Bernardo Bellotto
Place Born
VenicePlace Died
WarsawBio
The only eighteenth century biography of Bellotto was included by Pietro Guarienti in the 1753 Venetian edition of his Abecadario Pittorico. Describing Bellotto’s travels, including his visit to Rome on the advice of his uncle, Canaletto. Guarienti notes passò a Verona, Brescia e Milano, dove con molta sua lode le più conspicue prospettive di quei paesi in tele ritrasse.[1] Guarienti then goes on to describe the artist’s activities in Venice and Dresden, where Bellotto was at the time but, alas, passes over discussion of his output while working in Venice. Although the works of his German and Polish periods are well-known, his output during the twelve years from the time he entered his uncle’s studio until his departure from Italy has been less comprehensively documented.
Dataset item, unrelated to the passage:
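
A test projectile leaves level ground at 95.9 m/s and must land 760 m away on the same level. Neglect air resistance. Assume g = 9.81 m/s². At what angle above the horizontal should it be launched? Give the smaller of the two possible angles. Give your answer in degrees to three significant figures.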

The great Bellotto scholar, Stefan Kozakiewicz, identifies only seven paintings and twenty-one drawings of specific Venetian views and a handful of Capricii incorporating Venetian elements, but these must be considered a small proportion of his total Venetian output. With the aid of comparisons with known paintings from the ‘Italian’ period it has been possible for recent scholars to augment his known oeuvre with a significant group of autograph views
The son of Fiorenza Canale, elder sister of Antonio Canale, Canaletto, and Lorenzo Bellotto, of whom little is known (and after whom he named his own son), Bernardo entered his uncles studio as an assistant around 1735. Three years later he was received into the Venetian Fraglia and his independent career commenced with commissions for vedute from Canaletto’s great patron, the English Consul Smith, and Count Matthias von der Schulenburg. Between 1741 and 1742 he left for Rome,[2] travelling via Florence (from where six views have been identified[3]) and Lucca[4] where he spent a few months before returning once more to Venice. Eighteen months later, in 1744, he departed for Lombardy and was based in Milan for perhaps as long as two years, making trips to Gazzada and Vaprio d’Adda. During this period we may ascribe a number of views of Turin and Verona. In 1747 he left Italy permanently and embarked on a spectacularly successful career as a view painter at the Courts of the Electors of Bavaria in Munich and Saxony in Dresden, before leaving to work for the King of Poland, where he executed some of his greatest works. His meticulous images of Central European cities were extensively used in their post-War reconstruction. Bellotto’s use of the name Canaletto (which is how he is still generally known in Poland) was no doubt partly intended to open the doors of patrons who knew of his uncle’s renown.
NOTES
[1] Pietro Guarienti, Abecedario Pittorico del M.R.P.Pellegrino Antonio Orlandi Bolognese [ ], Venice, 1753, p.101.
[2] Stefan Kozakiewicz, Bernardo Bellotto, 2 Vols, 1972, Vol II, pp. 48-59, nos. 64-81, identifying ten paintings and eight drawings.
[3] Kozakiewicz, Op. cit., Vol II, pp. 38-44, nos. 52-7.
[4] Kozakiewicz, Op. cit., Vol II, pp. 45-48, nos. 58-61, identifies four views of Lucca.